Whether you’re on a tight budget or have some wiggle room in your spending plan, remodeling your bathroom is a big decision. Choosing materials that are easy to care for and will stand the test of time is crucial when planning a renovation. Because of these differences, it’s important to understand the options. If you’re ready to begin remodeling your bathroom and want some help choosing flooring materials or if you just need inspiration for new designs, check out these top picks!

Sheet Vinyl

While sheet vinyl may be old-fashioned, it’s actually a very practical choice for the bathroom (and other rooms in your house). For small bathrooms or entry-level homes, this could be a great option that will provide years of service with proper care. The only drawback is that when it’s time to replace your flooring again, there may not be any matching colors available in sheet vinyl (as opposed to other materials). Sheet vinyl can be prone to tearing if it is not installed correctly or is subjected to too much pressure from sharp objects like chairs without rubber feet. If water gets in under the flooring, you could have problems down the line. Sheet vinyl flooring is one of the least-expensive options for covering large areas with a durable, waterproof surface. However, this aesthetic benefit comes at the cost of being difficult to install correctly and becoming damaged much more easily than tile or stone floors. Peel-and-stick vinyl tiles are generally made to be used as temporary solutions, and even under ideal conditions rarely last more than a few months.

Laminate Flooring

It’s been a favorite of homeowners and remodelers for decades: click-together laminate flooring, which is easy to install and looks nearly identical to real wood. Laminate floors that are well constructed should last a lifetime. However, certain types of laminate flooring can be difficult for people who use walkers or other mobility devices in their homes. If the material is too slick, with no texture or pattern and not designed for wet spaces, it will buckle along the seams and fail in a matter of days. If you’re looking for a low-maintenance solution and don’t mind replacing your floor every few years, laminate is an excellent choice.

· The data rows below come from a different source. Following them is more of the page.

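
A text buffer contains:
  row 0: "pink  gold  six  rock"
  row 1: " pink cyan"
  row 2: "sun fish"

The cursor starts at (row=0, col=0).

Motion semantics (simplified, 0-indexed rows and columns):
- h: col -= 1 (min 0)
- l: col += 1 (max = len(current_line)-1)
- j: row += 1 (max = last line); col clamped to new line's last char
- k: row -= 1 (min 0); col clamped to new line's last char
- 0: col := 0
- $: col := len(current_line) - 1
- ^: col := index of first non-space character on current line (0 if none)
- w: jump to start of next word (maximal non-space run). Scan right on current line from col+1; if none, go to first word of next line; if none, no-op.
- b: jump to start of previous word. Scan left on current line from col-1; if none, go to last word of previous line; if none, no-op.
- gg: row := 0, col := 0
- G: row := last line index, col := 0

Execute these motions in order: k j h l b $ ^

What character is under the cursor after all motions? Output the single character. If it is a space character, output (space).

Answer: p

Derivation:
After 1 (k): row=0 col=0 char='p'
After 2 (j): row=1 col=0 char='_'
After 3 (h): row=1 col=0 char='_'
After 4 (l): row=1 col=1 char='p'
After 5 (b): row=0 col=17 char='r'
After 6 ($): row=0 col=20 char='k'
After 7 (^): row=0 col=0 char='p'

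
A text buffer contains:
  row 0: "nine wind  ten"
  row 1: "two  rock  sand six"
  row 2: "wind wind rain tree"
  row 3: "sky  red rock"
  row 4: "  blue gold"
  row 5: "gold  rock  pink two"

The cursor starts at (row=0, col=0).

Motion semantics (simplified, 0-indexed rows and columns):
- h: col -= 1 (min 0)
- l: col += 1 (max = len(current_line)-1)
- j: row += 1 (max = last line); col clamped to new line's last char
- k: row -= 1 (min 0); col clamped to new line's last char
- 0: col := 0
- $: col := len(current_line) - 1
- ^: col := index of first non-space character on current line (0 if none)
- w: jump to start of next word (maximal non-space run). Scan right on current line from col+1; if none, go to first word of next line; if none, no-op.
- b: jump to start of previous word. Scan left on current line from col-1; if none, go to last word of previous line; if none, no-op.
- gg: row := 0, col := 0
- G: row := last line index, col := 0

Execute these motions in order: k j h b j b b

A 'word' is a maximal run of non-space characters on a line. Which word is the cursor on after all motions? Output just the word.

Answer: two

Derivation:
After 1 (k): row=0 col=0 char='n'
After 2 (j): row=1 col=0 char='t'
After 3 (h): row=1 col=0 char='t'
After 4 (b): row=0 col=11 char='t'
After 5 (j): row=1 col=11 char='s'
After 6 (b): row=1 col=5 char='r'
After 7 (b): row=1 col=0 char='t'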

Luxury Vinyl Plank Flooring

Luxury vinyl plank flooring (LVP), sometimes called luxury vinyl flooring, is a relatively new type of sheet product made completely or partially out of synthetic materials. Vinyl plank flooring is similar to laminate, but it’s easier for a do-it-yourselfer. It lasts around 10 years in bathrooms and other high traffic areas but can get damaged more easily than tile. In addition, because vinyl plank flooring is so resistant to water damage, it may not be immediately evident if a leak occurs. Vinyl plank flooring can be a good choice for your bathroom, as long as you’re willing to treat it with the same care that any other hard surface requires.

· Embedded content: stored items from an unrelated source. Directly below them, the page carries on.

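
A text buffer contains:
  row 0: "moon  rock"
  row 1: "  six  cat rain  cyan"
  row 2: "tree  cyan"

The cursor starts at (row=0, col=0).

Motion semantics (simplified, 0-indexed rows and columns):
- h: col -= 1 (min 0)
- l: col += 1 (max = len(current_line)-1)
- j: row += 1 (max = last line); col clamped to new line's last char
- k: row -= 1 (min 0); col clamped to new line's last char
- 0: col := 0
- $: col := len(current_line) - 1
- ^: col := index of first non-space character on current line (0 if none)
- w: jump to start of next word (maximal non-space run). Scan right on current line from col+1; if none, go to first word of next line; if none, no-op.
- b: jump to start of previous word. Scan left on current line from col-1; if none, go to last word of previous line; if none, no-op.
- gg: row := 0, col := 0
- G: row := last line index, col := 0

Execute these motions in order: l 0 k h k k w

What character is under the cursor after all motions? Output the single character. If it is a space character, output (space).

After 1 (l): row=0 col=1 char='o'
After 2 (0): row=0 col=0 char='m'
After 3 (k): row=0 col=0 char='m'
After 4 (h): row=0 col=0 char='m'
After 5 (k): row=0 col=0 char='m'
After 6 (k): row=0 col=0 char='m'
After 7 (w): row=0 col=6 char='r'

Answer: r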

If you have a high budget and love beautiful things, ceramic or porcelain tiles are excellent choices for your bathroom. Available in many colors, designs and styles; tile can even be used as accent pieces like mosaics or special designs. Tile flooring is intended to be long lasting, so it’s best to hire a professional. Tile can be slippery when wet and cold in winter, but may also offer some resale value down the road. Tile floors can be very expensive, and when you’re looking at a floor that you don’t like for some reason or other, it becomes an extremely difficult task to remove and replace. Tile is an excellent choice for a home where you plan to stay, but it does require more maintenance in the form of periodic grout cleaning and sealing than wood flooring. A neutral flooring pattern can be a dependable design choice throughout your lifetime, as long as you maintain it well. If the thought of cold floors bothers you, however, radiant heating panels can be installed directly beneath yours in order to combat this problem.

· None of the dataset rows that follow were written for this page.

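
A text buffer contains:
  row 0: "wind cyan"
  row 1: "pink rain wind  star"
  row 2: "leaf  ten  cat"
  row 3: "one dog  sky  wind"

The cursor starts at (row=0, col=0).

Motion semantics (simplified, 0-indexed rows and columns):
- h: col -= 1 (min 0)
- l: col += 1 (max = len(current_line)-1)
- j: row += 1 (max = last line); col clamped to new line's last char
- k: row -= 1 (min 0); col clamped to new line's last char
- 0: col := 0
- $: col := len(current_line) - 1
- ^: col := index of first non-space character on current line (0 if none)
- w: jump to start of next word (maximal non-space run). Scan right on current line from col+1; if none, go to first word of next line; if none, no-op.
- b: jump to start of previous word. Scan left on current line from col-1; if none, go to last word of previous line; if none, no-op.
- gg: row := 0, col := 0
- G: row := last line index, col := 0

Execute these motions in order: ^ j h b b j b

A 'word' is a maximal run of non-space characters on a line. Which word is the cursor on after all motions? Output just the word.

Answer: cyan

Derivation:
After 1 (^): row=0 col=0 char='w'
After 2 (j): row=1 col=0 char='p'
After 3 (h): row=1 col=0 char='p'
After 4 (b): row=0 col=5 char='c'
After 5 (b): row=0 col=0 char='w'
After 6 (j): row=1 col=0 char='p'
After 7 (b): row=0 col=5 char='c'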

Concrete is a popular choice for bathroom floors that are located on the main level of homes built with slab foundations, or in basements. Concrete flooring, which once was stained only gray or beige to blend in with mechanical equipment and warehouses, can now be dyed almost any color. In addition, if you know your floor is going to be concrete, installing a drain in the middle of the room beforehand allows for easy cleanup with water hoses as needed. But, it is important to keep in mind that if you build your home with concrete as a foundation (like most houses are), the finish on those floors will not be “slick” or polished like some people prefer for bathrooms and kitchens. Although concrete is durable and versatile, it requires special attention during certain stages of construction. After you’ve finished building your home but before finishing the landscaping, for instance, some portion of this material must be removed to allow plants to grow more easily through the cracks. Further complicating matters are chemicals that can etch concrete surfaces—giving rise once again to repair jobs when they’re not properly applied or maintained by homeowners. Concrete flooring can be a good choice for homes where other options seem unnecessary, or in places that must withstand heavy traffic. Because you will need to polish some finishes now and again, it’s best not to choose a finish that gets sticky or gummy over time.